I'd like to say something on the equation

\[Df=f\circ f\]

It seem interesting. Idk if this is fruitfull. Sure there is Tommy's derivation from the hypothesis \(f(x)=ax^b\)... but I'd like to be see if we can be more general: define the function \(C_fg:=g\circ f\)
Now I'd like to look at the equation
\[Dg=C_fg\]

So assume that \(g\in A\) for \(A\) an algebra over the ring \(R\). We can look for abstract derivations \(d:A\to A\), i.e. a \(R\)-linear algebra morphism satisfying Leibniz rule.
Now, assume that \(A\) is an \(R\)-algebra of functions and \(f\in A\) can be precomposed with functions in \(A\).

fact. Precomposition is always linear: let \(f,g,h\in A\), \(k\in R\) then \(C_f(g+h)=(g+h)\circ f=gf+hf=C_f(g)+C_f(h)\) and \(C_f(\lambda g)=(\lambda g)\circ f=\lambda (gh)=\lambda C_f(g)\).

So both precompositions \(C:A\to A\) and derivation \(d:A\to A\) are \(R\)-linear operators. They form a vector space, we can add, subtract and scale them.

 Given a derivation \(d\) and a precomposition \(C\) over \(A\). We now look for \(g\in A\) that satisfies \(dg=Cg\), i.e. solutions to the linear equation \(dg-Cg=0\)... in other words we study the kernel of the operator
\[(d-C)g=0\]

The question can be reformulated as follows: find all the \(f\in A\) s.t. \[f\in {\rm ker}(d-C_f)\]

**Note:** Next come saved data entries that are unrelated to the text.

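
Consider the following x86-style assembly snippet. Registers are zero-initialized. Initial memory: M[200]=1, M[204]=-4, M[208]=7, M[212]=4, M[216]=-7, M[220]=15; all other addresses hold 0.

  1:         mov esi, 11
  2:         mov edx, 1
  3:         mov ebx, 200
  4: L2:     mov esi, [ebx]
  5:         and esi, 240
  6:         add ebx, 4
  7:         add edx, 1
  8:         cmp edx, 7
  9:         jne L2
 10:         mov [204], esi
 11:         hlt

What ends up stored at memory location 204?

0

after mov esi, 11: esi=11
after mov edx, 1: edx=1
after mov ebx, 200: ebx=200
after mov esi, [ebx]: esi=M[200]=1
after and esi, 240: esi=1&240=0
after add ebx, 4: ebx=200+4=204
after add edx, 1: edx=1+1=2
cmp edx, 7  (cmp 2,7)
jne L2: taken
after mov esi, [ebx]: esi=M[204]=-4
after and esi, 240: esi=(-4)&240=240
after add ebx, 4: ebx=204+4=208
after add edx, 1: edx=2+1=3
cmp edx, 7  (cmp 3,7)
jne L2: taken
after mov esi, [ebx]: esi=M[208]=7
after and esi, 240: esi=7&240=0
after add ebx, 4: ebx=208+4=212
after add edx, 1: edx=3+1=4
cmp edx, 7  (cmp 4,7)
jne L2: taken
after mov esi, [ebx]: esi=M[212]=4
after and esi, 240: esi=4&240=0
after add ebx, 4: ebx=212+4=216
after add edx, 1: edx=4+1=5
cmp edx, 7  (cmp 5,7)
jne L2: taken
after mov esi, [ebx]: esi=M[216]=-7
after and esi, 240: esi=(-7)&240=240
after add ebx, 4: ebx=216+4=220
after add edx, 1: edx=5+1=6
cmp edx, 7  (cmp 6,7)
jne L2: taken
after mov esi, [ebx]: esi=M[220]=15
after and esi, 240: esi=15&240=0
after add ebx, 4: ebx=220+4=224
after add edx, 1: edx=6+1=7
cmp edx, 7  (cmp 7,7)
jne L2: not taken
mov [204], esi → M[204]=0
halt.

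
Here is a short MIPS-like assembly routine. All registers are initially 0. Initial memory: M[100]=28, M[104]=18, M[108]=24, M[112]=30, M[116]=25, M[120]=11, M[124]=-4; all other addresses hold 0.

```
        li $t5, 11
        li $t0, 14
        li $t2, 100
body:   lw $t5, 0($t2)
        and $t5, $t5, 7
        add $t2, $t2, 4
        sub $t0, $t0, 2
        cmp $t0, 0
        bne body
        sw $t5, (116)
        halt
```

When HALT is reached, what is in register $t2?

li $t5, 11 → $t5=11
li $t0, 14 → $t0=14
li $t2, 100 → $t2=100
lw $t5, 0($t2) → $t5=M[100]=28
and $t5, $t5, 7 → $t5=28&7=4
add $t2, $t2, 4 → $t2=100+4=104
sub $t0, $t0, 2 → $t0=14-2=12
cmp $t0, 0  (cmp 12,0)
bne body: taken
lw $t5, 0($t2) → $t5=M[104]=18
and $t5, $t5, 7 → $t5=18&7=2
add $t2, $t2, 4 → $t2=104+4=108
sub $t0, $t0, 2 → $t0=12-2=10
cmp $t0, 0  (cmp 10,0)
bne body: taken
lw $t5, 0($t2) → $t5=M[108]=24
and $t5, $t5, 7 → $t5=24&7=0
add $t2, $t2, 4 → $t2=108+4=112
sub $t0, $t0, 2 → $t0=10-2=8
cmp $t0, 0  (cmp 8,0)
bne body: taken
lw $t5, 0($t2) → $t5=M[112]=30
and $t5, $t5, 7 → $t5=30&7=6
add $t2, $t2, 4 → $t2=112+4=116
sub $t0, $t0, 2 → $t0=8-2=6
cmp $t0, 0  (cmp 6,0)
bne body: taken
lw $t5, 0($t2) → $t5=M[116]=25
and $t5, $t5, 7 → $t5=25&7=1
add $t2, $t2, 4 → $t2=116+4=120
sub $t0, $t0, 2 → $t0=6-2=4
cmp $t0, 0  (cmp 4,0)
bne body: taken
lw $t5, 0($t2) → $t5=M[120]=11
and $t5, $t5, 7 → $t5=11&7=3
add $t2, $t2, 4 → $t2=120+4=124
sub $t0, $t0, 2 → $t0=4-2=2
cmp $t0, 0  (cmp 2,0)
bne body: taken
lw $t5, 0($t2) → $t5=M[124]=-4
and $t5, $t5, 7 → $t5=(-4)&7=4
add $t2, $t2, 4 → $t2=124+4=128
sub $t0, $t0, 2 → $t0=2-2=0
cmp $t0, 0  (cmp 0,0)
bne body: not taken
sw $t5, (116) → M[116]=4
halt.

128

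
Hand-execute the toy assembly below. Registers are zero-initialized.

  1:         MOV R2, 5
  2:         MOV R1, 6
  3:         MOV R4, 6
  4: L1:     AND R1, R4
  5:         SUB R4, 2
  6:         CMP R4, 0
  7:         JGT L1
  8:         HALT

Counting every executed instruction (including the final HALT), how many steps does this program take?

R2=5
R1=6
R4=6
R1=6&6=6
R4=6-2=4
CMP R4, 0  (cmp 4,0)
JGT L1: taken
R1=6&4=4
R4=4-2=2
CMP R4, 0  (cmp 2,0)
JGT L1: taken
R1=4&2=0
R4=2-2=0
CMP R4, 0  (cmp 0,0)
JGT L1: not taken
halt.
Total executed instructions: 16.

16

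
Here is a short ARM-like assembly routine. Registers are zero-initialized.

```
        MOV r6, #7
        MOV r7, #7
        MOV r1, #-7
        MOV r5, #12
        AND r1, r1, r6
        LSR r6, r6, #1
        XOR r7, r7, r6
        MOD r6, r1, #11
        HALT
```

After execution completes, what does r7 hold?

4

after MOV r6, #7: r6=7
after MOV r7, #7: r7=7
after MOV r1, #-7: r1=-7
after MOV r5, #12: r5=12
after AND r1, r1, r6: r1=(-7)&7=1
after LSR r6, r6, #1: r6=7>>1=3
after XOR r7, r7, r6: r7=7^3=4
after MOD r6, r1, #11: r6=1%11=1
halt.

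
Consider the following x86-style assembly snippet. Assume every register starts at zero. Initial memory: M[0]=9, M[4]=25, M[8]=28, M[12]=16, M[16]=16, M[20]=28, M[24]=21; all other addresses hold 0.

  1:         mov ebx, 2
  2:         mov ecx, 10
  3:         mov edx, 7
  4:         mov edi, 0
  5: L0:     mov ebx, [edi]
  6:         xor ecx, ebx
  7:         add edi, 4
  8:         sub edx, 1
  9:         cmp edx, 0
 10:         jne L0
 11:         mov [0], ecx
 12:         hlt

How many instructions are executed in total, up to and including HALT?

after mov ebx, 2: ebx=2
after mov ecx, 10: ecx=10
after mov edx, 7: edx=7
after mov edi, 0: edi=0
after mov ebx, [edi]: ebx=M[0]=9
after xor ecx, ebx: ecx=10^9=3
after add edi, 4: edi=0+4=4
after sub edx, 1: edx=7-1=6
cmp edx, 0  (cmp 6,0)
jne L0: taken
after mov ebx, [edi]: ebx=M[4]=25
after xor ecx, ebx: ecx=3^25=26
after add edi, 4: edi=4+4=8
after sub edx, 1: edx=6-1=5
cmp edx, 0  (cmp 5,0)
jne L0: taken
after mov ebx, [edi]: ebx=M[8]=28
after xor ecx, ebx: ecx=26^28=6
after add edi, 4: edi=8+4=12
after sub edx, 1: edx=5-1=4
cmp edx, 0  (cmp 4,0)
jne L0: taken
after mov ebx, [edi]: ebx=M[12]=16
after xor ecx, ebx: ecx=6^16=22
after add edi, 4: edi=12+4=16
after sub edx, 1: edx=4-1=3
cmp edx, 0  (cmp 3,0)
jne L0: taken
after mov ebx, [edi]: ebx=M[16]=16
after xor ecx, ebx: ecx=22^16=6
after add edi, 4: edi=16+4=20
after sub edx, 1: edx=3-1=2
cmp edx, 0  (cmp 2,0)
jne L0: taken
after mov ebx, [edi]: ebx=M[20]=28
after xor ecx, ebx: ecx=6^28=26
after add edi, 4: edi=20+4=24
after sub edx, 1: edx=2-1=1
cmp edx, 0  (cmp 1,0)
jne L0: taken
after mov ebx, [edi]: ebx=M[24]=21
after xor ecx, ebx: ecx=26^21=15
after add edi, 4: edi=24+4=28
after sub edx, 1: edx=1-1=0
cmp edx, 0  (cmp 0,0)
jne L0: not taken
mov [0], ecx → M[0]=15
halt.
Total executed instructions: 48.

48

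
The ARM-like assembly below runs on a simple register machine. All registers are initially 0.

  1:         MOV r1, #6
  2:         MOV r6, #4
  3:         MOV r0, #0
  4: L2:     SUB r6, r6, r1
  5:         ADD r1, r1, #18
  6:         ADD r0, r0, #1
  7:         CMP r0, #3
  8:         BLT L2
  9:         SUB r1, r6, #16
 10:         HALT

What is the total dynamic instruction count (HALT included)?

20

r1=6
r6=4
r0=0
r6=4-6=-2
r1=6+18=24
r0=0+1=1
CMP r0, #3  (cmp 1,3)
BLT L2: taken
r6=(-2)-24=-26
r1=24+18=42
r0=1+1=2
CMP r0, #3  (cmp 2,3)
BLT L2: taken
r6=(-26)-42=-68
r1=42+18=60
r0=2+1=3
CMP r0, #3  (cmp 3,3)
BLT L2: not taken
r1=(-68)-16=-84
halt.
Total executed instructions: 20.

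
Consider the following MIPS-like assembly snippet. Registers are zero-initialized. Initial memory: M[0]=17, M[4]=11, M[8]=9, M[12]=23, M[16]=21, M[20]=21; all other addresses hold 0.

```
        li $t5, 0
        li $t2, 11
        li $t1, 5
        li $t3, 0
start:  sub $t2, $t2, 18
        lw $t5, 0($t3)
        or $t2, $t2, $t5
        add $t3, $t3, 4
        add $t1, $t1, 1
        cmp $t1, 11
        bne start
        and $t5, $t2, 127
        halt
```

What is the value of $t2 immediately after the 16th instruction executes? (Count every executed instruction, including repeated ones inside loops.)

-17

$t5=0
$t2=11
$t1=5
$t3=0
$t2=11-18=-7
$t5=M[0]=17
$t2=(-7)|17=-7
$t3=0+4=4
$t1=5+1=6
cmp $t1, 11  (cmp 6,11)
bne start: taken
$t2=(-7)-18=-25
$t5=M[4]=11
$t2=(-25)|11=-17
$t3=4+4=8
$t1=6+1=7
After step 16: $t2 = -17.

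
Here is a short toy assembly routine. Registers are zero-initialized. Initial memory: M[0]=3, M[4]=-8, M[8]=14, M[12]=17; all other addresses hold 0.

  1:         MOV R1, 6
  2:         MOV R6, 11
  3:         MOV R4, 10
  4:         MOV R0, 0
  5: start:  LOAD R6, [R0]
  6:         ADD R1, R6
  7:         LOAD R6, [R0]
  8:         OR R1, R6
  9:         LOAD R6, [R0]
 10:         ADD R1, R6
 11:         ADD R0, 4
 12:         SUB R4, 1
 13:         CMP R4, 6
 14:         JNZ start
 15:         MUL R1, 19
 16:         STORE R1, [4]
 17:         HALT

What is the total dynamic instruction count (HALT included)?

47

after MOV R1, 6: R1=6
after MOV R6, 11: R6=11
after MOV R4, 10: R4=10
after MOV R0, 0: R0=0
after LOAD R6, [R0]: R6=M[0]=3
after ADD R1, R6: R1=6+3=9
after LOAD R6, [R0]: R6=M[0]=3
after OR R1, R6: R1=9|3=11
after LOAD R6, [R0]: R6=M[0]=3
after ADD R1, R6: R1=11+3=14
after ADD R0, 4: R0=0+4=4
after SUB R4, 1: R4=10-1=9
CMP R4, 6  (cmp 9,6)
JNZ start: taken
after LOAD R6, [R0]: R6=M[4]=-8
after ADD R1, R6: R1=14+(-8)=6
after LOAD R6, [R0]: R6=M[4]=-8
after OR R1, R6: R1=6|(-8)=-2
after LOAD R6, [R0]: R6=M[4]=-8
after ADD R1, R6: R1=(-2)+(-8)=-10
after ADD R0, 4: R0=4+4=8
after SUB R4, 1: R4=9-1=8
CMP R4, 6  (cmp 8,6)
JNZ start: taken
after LOAD R6, [R0]: R6=M[8]=14
after ADD R1, R6: R1=(-10)+14=4
after LOAD R6, [R0]: R6=M[8]=14
after OR R1, R6: R1=4|14=14
after LOAD R6, [R0]: R6=M[8]=14
after ADD R1, R6: R1=14+14=28
after ADD R0, 4: R0=8+4=12
after SUB R4, 1: R4=8-1=7
CMP R4, 6  (cmp 7,6)
JNZ start: taken
after LOAD R6, [R0]: R6=M[12]=17
after ADD R1, R6: R1=28+17=45
after LOAD R6, [R0]: R6=M[12]=17
after OR R1, R6: R1=45|17=61
after LOAD R6, [R0]: R6=M[12]=17
after ADD R1, R6: R1=61+17=78
after ADD R0, 4: R0=12+4=16
after SUB R4, 1: R4=7-1=6
CMP R4, 6  (cmp 6,6)
JNZ start: not taken
after MUL R1, 19: R1=78*19=1482
STORE R1, [4] → M[4]=1482
halt.
Total executed instructions: 47.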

Question for experts in linear algebra... what can we deduce by studying the kernels of operators that are subtraction of a derivation minus a precomposition?

Hmm 

Basically we could look at it as a difffential equation

F ‘ (x) = G(F(x))

This has solution

F(x) =inverse ( integral dx/ G(x) + C ) + C2

For Some appropriate constants C and C2.

Now G = F itself.

I think this ultimately forces F to be slower than exp and 
Reduces finally to my solution.



Using f(x) = a x^b + h(x) seems to imply h(x) = 0.

Maybe I made a mistake.

But I even think I made this exercise before…

regards

tommy1729